Par souci d’efficacité, et sous prétexte de s’attaquer aux « mille-feuille » territorial, notre pays subit une instabilité chronique de la répartition des compétences.

Pourtant, la crise couve dans les mairies, petites ou grandes. Le phénomène est connu : alors que nous ne sommes encore qu’à mi-mandat, les démissions d’élus sont déjà en hausse de 30% par rapport à la précédente mandature (2014-2020). D’autres indicateurs témoignent eux aussi de cette crise. Tout d’abord, bien qu’ils restent les élus les plus populaires, les maires voient aussi leur côte de popularité s’éroder progressivement. Ensuite, le nombre de candidat aux élections municipales en 2020 est en baisse : -2,5%, pour cette élection d’habitude convoitée. Un dernier indicateur laisse entendre que les prochaines élections, prévue en 2026, s’annoncent difficiles. La proportion de maires qui ont effectué plus d’un mandat, passé de 50 % à 60 %. Or l’usure des fonctions est un facteur caractéristique de renoncement à la fonction. Enfin dernier indice, la disparition massive de communes englouties par ces difficultés : depuis 2017, 2619 communes se sont engagées dans un processus de fusion, soit environ une tous les deux ou trois jours.

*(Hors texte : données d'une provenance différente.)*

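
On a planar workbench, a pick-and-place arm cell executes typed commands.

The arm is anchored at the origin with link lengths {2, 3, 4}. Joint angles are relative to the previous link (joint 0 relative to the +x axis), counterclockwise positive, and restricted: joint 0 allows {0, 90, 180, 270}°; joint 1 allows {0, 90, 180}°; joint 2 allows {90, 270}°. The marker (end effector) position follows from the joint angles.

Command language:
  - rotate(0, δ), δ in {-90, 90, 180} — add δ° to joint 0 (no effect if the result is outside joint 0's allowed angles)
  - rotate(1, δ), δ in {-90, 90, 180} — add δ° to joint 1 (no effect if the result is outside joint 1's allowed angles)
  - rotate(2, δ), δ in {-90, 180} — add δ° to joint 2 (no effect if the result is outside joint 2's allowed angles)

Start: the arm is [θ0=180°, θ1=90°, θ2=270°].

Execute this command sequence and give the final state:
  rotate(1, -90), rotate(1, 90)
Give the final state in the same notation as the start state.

t0: [θ0=180°, θ1=90°, θ2=270°]
t=1 rotate(1, -90) ⇒ [θ0=180°, θ1=0°, θ2=270°]
t=2 rotate(1, 90) ⇒ [θ0=180°, θ1=90°, θ2=270°]

[θ0=180°, θ1=90°, θ2=270°]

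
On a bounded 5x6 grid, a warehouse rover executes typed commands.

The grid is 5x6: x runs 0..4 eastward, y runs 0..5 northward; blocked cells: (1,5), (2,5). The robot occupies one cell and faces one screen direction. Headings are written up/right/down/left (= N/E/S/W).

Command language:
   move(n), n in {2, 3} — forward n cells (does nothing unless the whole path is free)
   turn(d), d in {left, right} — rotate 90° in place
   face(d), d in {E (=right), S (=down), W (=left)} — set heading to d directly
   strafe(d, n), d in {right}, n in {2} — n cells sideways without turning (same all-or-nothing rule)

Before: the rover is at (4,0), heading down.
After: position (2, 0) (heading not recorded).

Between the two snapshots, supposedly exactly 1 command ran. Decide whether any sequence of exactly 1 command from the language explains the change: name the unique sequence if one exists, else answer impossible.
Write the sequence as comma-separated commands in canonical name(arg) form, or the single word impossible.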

Une fonction de plus en plus technocratique

Derrière ce panorama apparaît une large transformation de la fonction. Le maire n’exerce plus comme il y a encore 30 ou 40 ans, que ce soit en ville ou dans les champs. Tout d’abord, le fonctionnement des mairies s’est professionnalisé. Ceci implique un travail administratif sans cesse croissant, de la gestion RH à la gestion financière. À ce titre, la création des centres de gestions, puis des agences techniques s’avèrent un modèle dans l’accompagnement des mairies sans perte d’autonomie. Ensuite, le rattachement des communes à divers échelons administratifs (voire tableau), les réunions avec les organismes d’État (préfecture, ADEME, Agence Nationale de Cohésion des Territoires…), ou encore l’apparition de lieux de concertations thématiques (conseils territoriaux de santé, plans alimentaires de territoire…) multiplie les interlocuteurs et les réunions. Ceci contribue à éloigner l’élu de sa commune, sans nécessairement amener à plus d’efficacité dans la prise de décisions.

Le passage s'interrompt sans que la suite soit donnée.